Damascus and Springbrook had been in this position before — and the wrestlers were letting the Waldorf crowd know how many consecutive titles they have won. The Swarmin’ Hornets beat Manchester Valley, 42-26, to continue their state dominance with an eighth consecutive crown. Springbrook topped Annapolis, 40-27, to claim back-to-back titles.
“It’s very special,” said Springbrook Coach Rob Whittles, last season’s All-Met Coach of the Year. “Last year, because we had never done it before, it was really cool. Doing it again just kind of solidifies that what we’re doing is the right thing. It’s just as exciting as it was last year.”
For parts of the season, Whittles wasn’t sure his team was healthy enough to return to the state final. But in its regional championship Wednesday, Springbrook (23-3) put together its preferred lineup for the first time.

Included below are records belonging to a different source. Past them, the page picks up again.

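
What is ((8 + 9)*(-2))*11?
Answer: -374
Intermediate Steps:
((8 + 9)*(-2))*11 = (17*(-2))*11 = -34*11 = -374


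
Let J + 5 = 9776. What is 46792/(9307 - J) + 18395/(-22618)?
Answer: -33339898/327961 ≈ -101.66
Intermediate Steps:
J = 9771 (J = -5 + 9776 = 9771)
46792/(9307 - J) + 18395/(-22618) = 46792/(9307 - 1*9771) + 18395/(-22618) = 46792/(9307 - 9771) + 18395*(-1/22618) = 46792/(-464) - 18395/22618 = 46792*(-1/464) - 18395/22618 = -5849/58 - 18395/22618 = -33339898/327961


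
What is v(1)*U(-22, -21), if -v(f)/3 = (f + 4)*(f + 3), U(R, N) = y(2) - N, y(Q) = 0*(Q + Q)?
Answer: -1260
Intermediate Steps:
y(Q) = 0 (y(Q) = 0*(2*Q) = 0)
U(R, N) = -N (U(R, N) = 0 - N = -N)
v(f) = -3*(3 + f)*(4 + f) (v(f) = -3*(f + 4)*(f + 3) = -3*(4 + f)*(3 + f) = -3*(3 + f)*(4 + f))
v(1)*U(-22, -21) = (-36 - 21*1 - 3*1²)*(-1*(-21)) = (-36 - 21 - 3*1)*21 = (-36 - 21 - 3)*21 = -60*21 = -1260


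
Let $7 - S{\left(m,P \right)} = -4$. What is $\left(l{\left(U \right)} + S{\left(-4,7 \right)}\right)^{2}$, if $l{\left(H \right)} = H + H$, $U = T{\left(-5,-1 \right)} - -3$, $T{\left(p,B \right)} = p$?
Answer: $49$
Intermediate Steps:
$S{\left(m,P \right)} = 11$ ($S{\left(m,P \right)} = 7 - -4 = 7 + 4 = 11$)
$U = -2$ ($U = -5 - -3 = -5 + 3 = -2$)
$l{\left(H \right)} = 2 H$
$\left(l{\left(U \right)} + S{\left(-4,7 \right)}\right)^{2} = \left(2 \left(-2\right) + 11\right)^{2} = \left(-4 + 11\right)^{2} = 7^{2} = 49$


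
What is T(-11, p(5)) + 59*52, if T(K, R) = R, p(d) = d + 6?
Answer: 3079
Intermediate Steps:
p(d) = 6 + d
T(-11, p(5)) + 59*52 = (6 + 5) + 59*52 = 11 + 3068 = 3079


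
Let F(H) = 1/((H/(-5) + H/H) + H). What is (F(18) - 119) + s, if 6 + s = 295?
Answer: 13095/77 ≈ 170.06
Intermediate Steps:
s = 289 (s = -6 + 295 = 289)
F(H) = 1/(1 + 4*H/5) (F(H) = 1/((H*(-⅕) + 1) + H) = 1/((-H/5 + 1) + H) = 1/((1 - H/5) + H) = 1/(1 + 4*H/5))
(F(18) - 119) + s = (5/(5 + 4*18) - 119) + 289 = (5/(5 + 72) - 119) + 289 = (5/77 - 119) + 289 = -9158/77 + 289 = 13095/77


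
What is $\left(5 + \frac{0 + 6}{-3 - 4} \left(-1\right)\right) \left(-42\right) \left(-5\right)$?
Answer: $1230$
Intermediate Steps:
$\left(5 + \frac{0 + 6}{-3 - 4} \left(-1\right)\right) \left(-42\right) \left(-5\right) = \left(5 + \frac{6}{-7} \left(-1\right)\right) \left(-42\right) \left(-5\right) = \left(5 + 6 \left(- \frac{1}{7}\right) \left(-1\right)\right) \left(-42\right) \left(-5\right) = \left(5 - - \frac{6}{7}\right) \left(-42\right) \left(-5\right) = \left(5 + \frac{6}{7}\right) \left(-42\right) \left(-5\right) = \frac{41}{7} \left(-42\right) \left(-5\right) = \left(-246\right) \left(-5\right) = 1230$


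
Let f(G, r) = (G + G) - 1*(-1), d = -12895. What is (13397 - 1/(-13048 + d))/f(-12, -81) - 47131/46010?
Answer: -16019283244979/27453660890 ≈ -583.50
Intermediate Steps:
f(G, r) = 1 + 2*G (f(G, r) = 2*G + 1 = 1 + 2*G)
(13397 - 1/(-13048 + d))/f(-12, -81) - 47131/46010 = (13397 - 1/(-13048 - 12895))/(1 + 2*(-12)) - 47131/46010 = (13397 - 1/(-25943))/(1 - 24) - 47131*1/46010 = (13397 - 1*(-1/25943))/(-23) - 47131/46010 = (13397 + 1/25943)*(-1/23) - 47131/46010 = (347558372/25943)*(-1/23) - 47131/46010 = -347558372/596689 - 47131/46010 = -16019283244979/27453660890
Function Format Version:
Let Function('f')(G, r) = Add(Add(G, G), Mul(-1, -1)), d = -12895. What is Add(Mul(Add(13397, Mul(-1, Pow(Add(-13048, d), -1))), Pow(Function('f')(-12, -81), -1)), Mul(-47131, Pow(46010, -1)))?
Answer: Rational(-16019283244979, 27453660890) ≈ -583.50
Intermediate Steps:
Function('f')(G, r) = Add(1, Mul(2, G)) (Function('f')(G, r) = Add(Mul(2, G), 1) = Add(1, Mul(2, G)))
Add(Mul(Add(13397, Mul(-1, Pow(Add(-13048, d), -1))), Pow(Function('f')(-12, -81), -1)), Mul(-47131, Pow(46010, -1))) = Add(Mul(Add(13397, Mul(-1, Pow(Add(-13048, -12895), -1))), Pow(Add(1, Mul(2, -12)), -1)), Mul(-47131, Pow(46010, -1))) = Add(Mul(Add(13397, Mul(-1, Pow(-25943, -1))), Pow(Add(1, -24), -1)), Mul(-47131, Rational(1, 46010))) = Add(Mul(Add(13397, Mul(-1, Rational(-1, 25943))), Pow(-23, -1)), Rational(-47131, 46010)) = Add(Mul(Add(13397, Rational(1, 25943)), Rational(-1, 23)), Rational(-47131, 46010)) = Add(Mul(Rational(347558372, 25943), Rational(-1, 23)), Rational(-47131, 46010)) = Add(Rational(-347558372, 596689), Rational(-47131, 46010)) = Rational(-16019283244979, 27453660890)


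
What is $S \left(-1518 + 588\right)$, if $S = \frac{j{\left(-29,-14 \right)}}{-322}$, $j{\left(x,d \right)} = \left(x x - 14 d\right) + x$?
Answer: $\frac{66960}{23} \approx 2911.3$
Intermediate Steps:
$j{\left(x,d \right)} = x + x^{2} - 14 d$ ($j{\left(x,d \right)} = \left(x^{2} - 14 d\right) + x = x + x^{2} - 14 d$)
$S = - \frac{72}{23}$ ($S = \frac{-29 + \left(-29\right)^{2} - -196}{-322} = \left(-29 + 841 + 196\right) \left(- \frac{1}{322}\right) = 1008 \left(- \frac{1}{322}\right) = - \frac{72}{23} \approx -3.1304$)
$S \left(-1518 + 588\right) = - \frac{72 \left(-1518 + 588\right)}{23} = \left(- \frac{72}{23}\right) \left(-930\right) = \frac{66960}{23}$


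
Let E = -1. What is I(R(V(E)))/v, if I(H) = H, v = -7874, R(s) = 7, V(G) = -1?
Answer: -7/7874 ≈ -0.00088900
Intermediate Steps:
I(R(V(E)))/v = 7/(-7874) = 7*(-1/7874) = -7/7874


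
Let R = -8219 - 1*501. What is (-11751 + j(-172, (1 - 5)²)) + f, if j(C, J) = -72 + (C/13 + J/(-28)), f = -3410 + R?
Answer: -2180979/91 ≈ -23967.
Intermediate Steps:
R = -8720 (R = -8219 - 501 = -8720)
f = -12130 (f = -3410 - 8720 = -12130)
j(C, J) = -72 - J/28 + C/13 (j(C, J) = -72 + (C*(1/13) + J*(-1/28)) = -72 + (C/13 - J/28) = -72 + (-J/28 + C/13) = -72 - J/28 + C/13)
(-11751 + j(-172, (1 - 5)²)) + f = (-11751 + (-72 - (1 - 5)²/28 + (1/13)*(-172))) - 12130 = (-11751 + (-72 - 1/28*(-4)² - 172/13)) - 12130 = (-11751 + (-72 - 1/28*16 - 172/13)) - 12130 = (-11751 + (-72 - 4/7 - 172/13)) - 12130 = (-11751 - 7808/91) - 12130 = -1077149/91 - 12130 = -2180979/91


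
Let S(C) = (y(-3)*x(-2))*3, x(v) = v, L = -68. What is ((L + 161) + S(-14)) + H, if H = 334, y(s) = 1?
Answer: 421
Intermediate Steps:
S(C) = -6 (S(C) = (1*(-2))*3 = -2*3 = -6)
((L + 161) + S(-14)) + H = ((-68 + 161) - 6) + 334 = (93 - 6) + 334 = 87 + 334 = 421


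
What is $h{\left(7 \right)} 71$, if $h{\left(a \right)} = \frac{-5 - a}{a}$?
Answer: $- \frac{852}{7} \approx -121.71$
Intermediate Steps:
$h{\left(a \right)} = \frac{-5 - a}{a}$
$h{\left(7 \right)} 71 = \frac{-5 - 7}{7} \cdot 71 = \frac{1}{7} \left(-12\right) 71 = \left(- \frac{12}{7}\right) 71 = - \frac{852}{7}$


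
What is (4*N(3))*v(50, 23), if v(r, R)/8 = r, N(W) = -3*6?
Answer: -28800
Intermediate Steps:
N(W) = -18
v(r, R) = 8*r
(4*N(3))*v(50, 23) = (4*(-18))*(8*50) = -72*400 = -28800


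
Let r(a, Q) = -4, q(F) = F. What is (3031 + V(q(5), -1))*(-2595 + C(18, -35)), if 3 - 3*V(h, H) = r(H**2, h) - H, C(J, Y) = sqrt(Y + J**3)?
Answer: -7870635 + 3033*sqrt(5797) ≈ -7.6397e+6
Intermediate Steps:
V(h, H) = 7/3 + H/3 (V(h, H) = 1 - (-4 - H)/3 = 1 + (4/3 + H/3) = 7/3 + H/3)
(3031 + V(q(5), -1))*(-2595 + C(18, -35)) = (3031 + (7/3 + (1/3)*(-1)))*(-2595 + sqrt(-35 + 18**3)) = (3031 + (7/3 - 1/3))*(-2595 + sqrt(-35 + 5832)) = (3031 + 2)*(-2595 + sqrt(5797)) = 3033*(-2595 + sqrt(5797)) = -7870635 + 3033*sqrt(5797)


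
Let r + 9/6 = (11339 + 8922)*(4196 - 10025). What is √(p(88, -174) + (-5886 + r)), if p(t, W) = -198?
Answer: 3*I*√52492202/2 ≈ 10868.0*I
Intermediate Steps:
r = -236202741/2 (r = -3/2 + (11339 + 8922)*(4196 - 10025) = -3/2 + 20261*(-5829) = -3/2 - 118101369 = -236202741/2 ≈ -1.1810e+8)
√(p(88, -174) + (-5886 + r)) = √(-198 + (-5886 - 236202741/2)) = √(-198 - 236214513/2) = √(-236214909/2) = 3*I*√52492202/2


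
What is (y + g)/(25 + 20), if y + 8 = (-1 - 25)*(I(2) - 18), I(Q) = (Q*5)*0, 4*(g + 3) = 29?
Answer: 619/60 ≈ 10.317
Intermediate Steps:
g = 17/4 (g = -3 + (¼)*29 = -3 + 29/4 = 17/4 ≈ 4.2500)
I(Q) = 0 (I(Q) = (5*Q)*0 = 0)
y = 460 (y = -8 + (-1 - 25)*(0 - 18) = -8 - 26*(-18) = -8 + 468 = 460)
(y + g)/(25 + 20) = (460 + 17/4)/(25 + 20) = (1857/4)/45 = (1857/4)*(1/45) = 619/60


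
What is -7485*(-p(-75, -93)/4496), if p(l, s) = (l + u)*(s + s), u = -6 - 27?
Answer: 18794835/562 ≈ 33443.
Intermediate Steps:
u = -33
p(l, s) = 2*s*(-33 + l) (p(l, s) = (l - 33)*(s + s) = (-33 + l)*(2*s) = 2*s*(-33 + l))
-7485*(-p(-75, -93)/4496) = -7485/((-4496*(-1/(186*(-33 - 75))))) = -7485/((-4496/(2*(-93)*(-108)))) = -7485/((-4496/20088)) = -7485/((-4496*1/20088)) = -7485/(-562/2511) = -7485*(-2511/562) = 18794835/562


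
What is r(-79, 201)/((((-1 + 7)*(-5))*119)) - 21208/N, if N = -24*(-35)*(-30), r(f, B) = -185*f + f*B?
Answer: 64027/53550 ≈ 1.1956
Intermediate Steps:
r(f, B) = -185*f + B*f
N = -25200 (N = 840*(-30) = -25200)
r(-79, 201)/((((-1 + 7)*(-5))*119)) - 21208/N = (-79*(-185 + 201))/((((-1 + 7)*(-5))*119)) - 21208/(-25200) = (-79*16)/(((6*(-5))*119)) - 21208*(-1/25200) = -1264/((-30*119)) + 2651/3150 = -1264/(-3570) + 2651/3150 = -1264*(-1/3570) + 2651/3150 = 632/1785 + 2651/3150 = 64027/53550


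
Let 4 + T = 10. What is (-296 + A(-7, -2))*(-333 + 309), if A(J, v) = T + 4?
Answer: 6864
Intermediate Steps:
T = 6 (T = -4 + 10 = 6)
A(J, v) = 10 (A(J, v) = 6 + 4 = 10)
(-296 + A(-7, -2))*(-333 + 309) = (-296 + 10)*(-333 + 309) = -286*(-24) = 6864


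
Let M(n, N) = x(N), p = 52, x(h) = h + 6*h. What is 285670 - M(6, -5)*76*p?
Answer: 423990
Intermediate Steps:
x(h) = 7*h
M(n, N) = 7*N
285670 - M(6, -5)*76*p = 285670 - (7*(-5))*76*52 = 285670 - (-35*76)*52 = 285670 - (-2660)*52 = 285670 - 1*(-138320) = 285670 + 138320 = 423990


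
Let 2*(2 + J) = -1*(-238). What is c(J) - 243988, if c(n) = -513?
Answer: -244501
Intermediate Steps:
J = 117 (J = -2 + (-1*(-238))/2 = -2 + (½)*238 = -2 + 119 = 117)
c(J) - 243988 = -513 - 243988 = -244501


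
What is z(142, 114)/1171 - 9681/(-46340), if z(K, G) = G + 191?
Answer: 3638593/7752020 ≈ 0.46937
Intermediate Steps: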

Among it was Armon Nettey, who didn’t compete for the majority of the season. Montgomery County Public Schools denied the senior’s athletic waiver after he transferred within the county from Sherwood to Springbrook at the start of the school year. Nettey began wrestling again Jan. 30, when MCPS determined he would be eligible after reviewing change-of-residency paperwork.
Springbrook trailed by two points early in the match, but four consecutive wrestlers, including Nettey at 138 pounds, prevailed to power the Blue Devils to victory.
“I’ll remember it forever,” Nettey said. “This is something that barely happens in anybody’s life.”
Damascus is 23-3, but this could be considered an inconsistent season compared with the Montgomery County powerhouse’s typical accomplishments.
By Dec. 14, the Swarmin’ Hornets had won 182 consecutive dual meets, which was the longest active streak and the third-longest ever, according to the National Federation of State High School Associations. Then Damascus fell to Virginia power Great Bridge for its first loss since the 2012 playoffs. The Swarmin’ Hornets also lost to South River on the same day.
After the match, Coach John Furgeson put the defeats in perspective. While the winning streak was fun, he said, the team’s goal was to claim the state championship.
“Everybody counted us out,” Furgeson said. “We believed it could happen. We said, ‘We’re not leaving the gym without a state championship,’ and the kids bought into it.”
Damascus and its Carroll County foe were tied at 20 when the Swarmin’ Hornets won two consecutive matches. Then Furgeson’s son, Timothy, clinched Damascus’s crown with a pin in the 220-pound weight class. When Timothy Furgeson walked off the mat, his dad embraced him for a long hug.
“The hugs get tighter every single year,” said Timothy Furgeson, a Villanova football signee.
In the 2A championship match, Glenelg (21-4) fell to Worcester County’s Stephen Decatur, 42-24.